The history of the community, like that of their Highland Scottish cousins, has added a strongly individual note to it; but where the accidents of history wrecked the Highlands, even if it wrung from them a folk-literature, the Irish community, suffering no doubt from the strain, still persists, and seems almost to have gained in distinctiveness from the trial. To that chapter of history called the sufferings of Ireland a reference only is necessary. Whatever be one's judgement of rights and wrongs, the facts are notorious. Danish conquest and Norman conquest, Tudor butcheries and the great intolerant episode of the Anglican religious reformation in Ireland, Stuart wars and Puritan plantations, and the long twilight of English parliamentary mistakes-all these things have shaped or mis-shaped the Irish character. Since the onslaughts, deserved or not, never quite succeeded, the successive strokes produced a nationalism, not ordinary, but pathological in its strength, and the human passions of hate, love, jealousy, and hope, usually squandered on individual objects, gathered round what Irishmen conceived to be their insulted love of Ireland; and poets in their verses to Cathleen ni Houlihan, or Dark Rosaleen, or the Shan Van Vocht, illustrated, in their strange confusion of love song with national ballad, the abnormal form that Irish history had given to Irish national feeling, as in Mangan's famous verses:

"Oh my dark Rosaleen.

Do not sigh, do not weep!

The priests are on the ocean green,

They march along the deep.

There's wine from the royal Pope

Upon the ocean green,

And Spanish ale shall give you hope,

My dark Rosaleen!

My own Rosaleen!

Shall glad your heart, shall give you hope,

Shall give you health, and help, and hope,

My dark Rosaleen"

1The poor old woman.

The same history produced among the Irish a racial melancholy. They talk as foolishly of Irish pathos as they do of the Celtic glamour, for the crowd loves dearly melodrama and falsetto. But in actual fact the real losses and disappointments of history, and the very defects which so often exposed Irishmen to the onset of events, have woven for themselves a literature of grief, and have created, in a temper not naturally sullen, a deep and morbid feeling. One meets it on the threshold of the seventeenth century:

"Children's joy no more rejoices—

Fetters silence Song's sweet voices-
Change upon our chiefs, alas!
Bare the altar, banned the mass.
Homes are hearthless, harps in fetters;
Guerdons none for men of letters,
Banquets none, nor merry meetings,
Hill ring not the chase's greetings." 2

It has deeply affected both the politics and the religion of a people for whom national politics and national religion were proscribed by England; and the reality of the events which created it have given it an objective value.

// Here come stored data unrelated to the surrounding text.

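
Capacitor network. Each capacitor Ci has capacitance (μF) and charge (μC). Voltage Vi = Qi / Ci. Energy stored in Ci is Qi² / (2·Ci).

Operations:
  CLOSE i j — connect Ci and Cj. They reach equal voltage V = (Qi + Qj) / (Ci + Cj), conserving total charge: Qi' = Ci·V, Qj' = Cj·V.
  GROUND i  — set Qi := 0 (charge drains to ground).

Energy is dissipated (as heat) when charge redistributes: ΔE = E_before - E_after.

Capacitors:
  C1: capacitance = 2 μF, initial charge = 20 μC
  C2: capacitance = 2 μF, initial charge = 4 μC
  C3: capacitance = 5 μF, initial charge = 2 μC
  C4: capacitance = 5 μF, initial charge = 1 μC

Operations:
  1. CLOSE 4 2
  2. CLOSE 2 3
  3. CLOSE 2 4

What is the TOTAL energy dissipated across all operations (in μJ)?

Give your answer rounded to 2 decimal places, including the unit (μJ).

Initial: C1(2μF, Q=20μC, V=10.00V), C2(2μF, Q=4μC, V=2.00V), C3(5μF, Q=2μC, V=0.40V), C4(5μF, Q=1μC, V=0.20V)
Op 1: CLOSE 4-2: Q_total=5.00, C_total=7.00, V=0.71; Q4=3.57, Q2=1.43; dissipated=2.314
Op 2: CLOSE 2-3: Q_total=3.43, C_total=7.00, V=0.49; Q2=0.98, Q3=2.45; dissipated=0.071
Op 3: CLOSE 2-4: Q_total=4.55, C_total=7.00, V=0.65; Q2=1.30, Q4=3.25; dissipated=0.036
Total dissipated: 2.421 μJ

Answer: 2.42 μJ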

Triflers with the cheerful emptiness of early nineteenth century Irish comedy are now confronted with peasant writers whose mood is a persistent sadness, and no criticism has so often been passed on J. M. Synge's dramas as that they are morbidly melancholy.

But the most characteristic national note produced by Irish history is that of memory. It is a land with a past worthy of remembrance, filled with saints and heroes, bards and scholars, and shining chapters of early civilization. Even before the arrival of misfortune Ireland had a memory. As for the English, they borrowed a national hero who never lived; they took their legends from Wales. They carried little forward from the Saxon regime, but the 'laws that were in King Edward's day,' and their first experiments in literature perished for long from living memory. But Ireland lived still with Finn and his followers, loved Patrick and Brigit and Columcille, as though they had but yesterday vanished, and, knowing no way of cancelling the earlier memories of the

2Sigerson, Bards of the Gael and Gall, p, 223.